Hong Kong and Taipei embraced global city formation in the late 1990s as part of their socio-spatial ‘repositioning’ amidst the rise of China and transformations in global capitalism. How is space produced in Hong Kong and Taipei, two Asian global cities? This question constitutes the main pillar of my Phd research on global city formation and socio-spatial struggles in Hong Kong and Taipei in the 2000s. In this presentation, I will explore the ways in which Hong Kong and Taipei’s global space was produced, in representative as well as in physical forms, through city branding and cultural built environment.
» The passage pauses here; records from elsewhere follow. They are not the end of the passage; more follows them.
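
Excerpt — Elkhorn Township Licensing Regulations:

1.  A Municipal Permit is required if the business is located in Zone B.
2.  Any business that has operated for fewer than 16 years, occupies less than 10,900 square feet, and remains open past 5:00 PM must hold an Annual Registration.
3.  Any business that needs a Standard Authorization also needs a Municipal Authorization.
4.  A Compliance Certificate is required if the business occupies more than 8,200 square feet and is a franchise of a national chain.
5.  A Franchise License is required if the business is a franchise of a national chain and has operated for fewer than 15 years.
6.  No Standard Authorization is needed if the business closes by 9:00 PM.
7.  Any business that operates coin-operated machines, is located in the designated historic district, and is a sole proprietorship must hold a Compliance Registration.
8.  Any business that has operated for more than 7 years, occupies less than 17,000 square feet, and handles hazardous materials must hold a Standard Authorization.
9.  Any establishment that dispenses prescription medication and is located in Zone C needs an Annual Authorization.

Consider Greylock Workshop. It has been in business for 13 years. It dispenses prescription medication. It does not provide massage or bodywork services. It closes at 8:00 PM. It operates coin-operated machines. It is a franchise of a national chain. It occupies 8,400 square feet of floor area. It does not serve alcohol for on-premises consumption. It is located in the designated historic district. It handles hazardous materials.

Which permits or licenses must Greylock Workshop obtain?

1. is located in the designated historic district (not: is located in Zone B) → Municipal Permit not required.
2. years in business 13 < 16; floor area 8,400 square feet < 10,900 square feet; closes 8:00 PM, after 5:00 PM → Annual Registration required.
3. Standard Authorization is not required → no effect.
4. floor area 8,400 square feet > 8,200 square feet; is a franchise of a national chain → Compliance Certificate required.
5. is a franchise of a national chain; years in business 13 < 15 → Franchise License required.
6. closes 8:00 PM, at/before 9:00 PM → exempt from Standard Authorization.
7. operates coin-operated machines; is located in the designated historic district; is a franchise of a national chain (not: is a sole proprietorship) → Compliance Registration not required.
8. years in business 13 > 7; floor area 8,400 square feet < 17,000 square feet; handles hazardous materials → Standard Authorization required.
9. dispenses prescription medication; is located in the designated historic district (not: is located in Zone C) → Annual Authorization not required.

Annual Registration, Compliance Certificate, Franchise License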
The analysis of Hong Kong and Taipei’s city branding and cultural built environment in this presentation is built on data and insights gathered during fieldwork and from online resources. Global city formation in both cities are examined by engaging with policy papers, planning documents, statistical yearbooks, promotional publications, laws and regulations as well as public speeches given by government officials such as Chief Executive and Finance Minister in Hong Kong and the Mayor of Taipei City Government. The semi-structured interviews conducted in both cities also provide a background for this presentation in questioning global city formation for whom?’, hence for exploring the politics of global/cultural city narratives. Nevertheless, the presentation will tackle with how culture, as a global city project, unfolds in Hong Kong and Taipei’s urban space in the 2000s.
Overall, the presentation aims to unpack the ways in which state-society relations are configured over global city formation in Hong Kong and Taipei in the 2000s. Therefore the presentation will address the role of state, in multiple scales, for the production of Hong Kong and Taipei’s global space.